Same checkpoint produces different output

I am trying to load a model trained using the trainer class. Here is the script that I used to load the saved model. However, I get different outputs each time I reload the model. Here is the code


import torch
from transformers import BertForSequenceClassification, BertTokenizer

class ModelPredictor:
    def __init__(self, model_path, model_name):
        self.model = BertForSequenceClassification.from_pretrained(model_path, return_dict=False)
        self.tokenizer = BertTokenizer.from_pretrained(model_name, 
                                                       cache_dir='/data/hfacecache')
        self.model.eval()  # Enters evaluation mode
    def predict(self, name):
        test_name_prompt = 'Tell me this persons race: ' + name
        inputs = self.tokenizer(test_name_prompt, padding=True, truncation=True, max_length=512, return_tensors="pt")
        # with torch.no_grad():
        with torch.no_grad():
            outputs = self.model(**inputs)
            predictions = torch.nn.functional.softmax(outputs[0], dim=-1)

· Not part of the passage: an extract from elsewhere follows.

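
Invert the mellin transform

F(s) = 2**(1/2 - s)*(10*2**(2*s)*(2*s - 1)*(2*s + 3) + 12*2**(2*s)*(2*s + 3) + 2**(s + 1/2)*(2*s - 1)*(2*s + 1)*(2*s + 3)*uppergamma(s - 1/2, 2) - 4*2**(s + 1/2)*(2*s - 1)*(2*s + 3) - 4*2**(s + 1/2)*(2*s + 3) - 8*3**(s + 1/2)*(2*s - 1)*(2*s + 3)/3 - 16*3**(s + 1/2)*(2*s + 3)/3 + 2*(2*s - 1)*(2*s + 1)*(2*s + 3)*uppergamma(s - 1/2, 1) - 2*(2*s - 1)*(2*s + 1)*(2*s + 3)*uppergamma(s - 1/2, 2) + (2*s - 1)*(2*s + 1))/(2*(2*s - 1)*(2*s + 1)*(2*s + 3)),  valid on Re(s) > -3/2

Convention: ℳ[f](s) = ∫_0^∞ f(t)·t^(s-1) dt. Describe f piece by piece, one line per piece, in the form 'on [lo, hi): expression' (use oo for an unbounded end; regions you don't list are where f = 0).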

        predicted_class_index = torch.argmax(predictions[0]).item()
        predicted_class_label = self.model.config.id2label[predicted_class_index]
        return predictions, predicted_class_label

Evaluation

#%%
model_path = "/output/checkpoint-30"
model_name = "bert-base-uncased"
predictor = ModelPredictor(model_path, model_name)

name_testing = "Joe Doe"
predictions, predicted_class_label = predictor.predict(name_testing)
print(predicted_class_label)
print(predictions)

This is the output
Asian
tensor([[0.1894, 0.1887, 0.3228, 0.2991]])

#%%
model_path = "/output/checkpoint-30"
model_name = "bert-base-uncased"
predictor = ModelPredictor(model_path, model_name)
name_testing = "Joe Doe"
predictions, predicted_class_label = predictor.predict(name_testing)
print(predicted_class_label)
print(predictions)
This is the output
White
tensor([[0.2871, 0.2415, 0.2611, 0.2102]])

I am not sure why this is happening despite loading the pre-trained model and setting the model in evaluation mode.